I was at my Pregnancy Fetish Friend’s (why don’t you take a guess why I call her that) place last night. We were in her room doing things that girls do when they’re alone – you know, manicures, pillow fights in our underwear, experimental make out sessions, that kind of stuff . I went to use the bathroom, and just as I was getting comfortable something hisses at me. My first thought is her little brother playing a prank. I jump up making sure I’m decent and throw the shower curtain back.
It was worse than the scene from Psycho. In the half full tub was a striped reptile. It was just staring at me hissing, I could see all of his pointy little teeth. My Pregnancy Fetish Friend calls from outside, “Don’t pull back the curtain”. Damn right don’t pull back the curtain, couldn’t you have told me sooner?!

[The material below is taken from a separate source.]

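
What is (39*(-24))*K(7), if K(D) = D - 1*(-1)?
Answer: -7488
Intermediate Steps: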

I come out, having forgotten about my body’s needs. “There is a reptile in your tub.” I tell her. You see. I come from a place where people do not have reptiles in their tubs. In fact, where I live pets are only of the cute and cuddly variety. Snakes, tarantulas, gerbils all belong in zoos.
“Oh, yeah, his name is Bob. He’s a dwarf caiman.” she says.
So Bob is my Pregnancy Fetish Friend’s new pet. She and her brother can’t shower anymore because Bob lives in the tub. The disturbing part is that you are now thinking about how long two people can go without showering, rather than the fact that a dangerous creature is living in their tub. But that’s okay, we can still be friends.
She said no pictures of Bob
because he might get angry and charge out of the tub to bite me because he was getting his beauty sleep.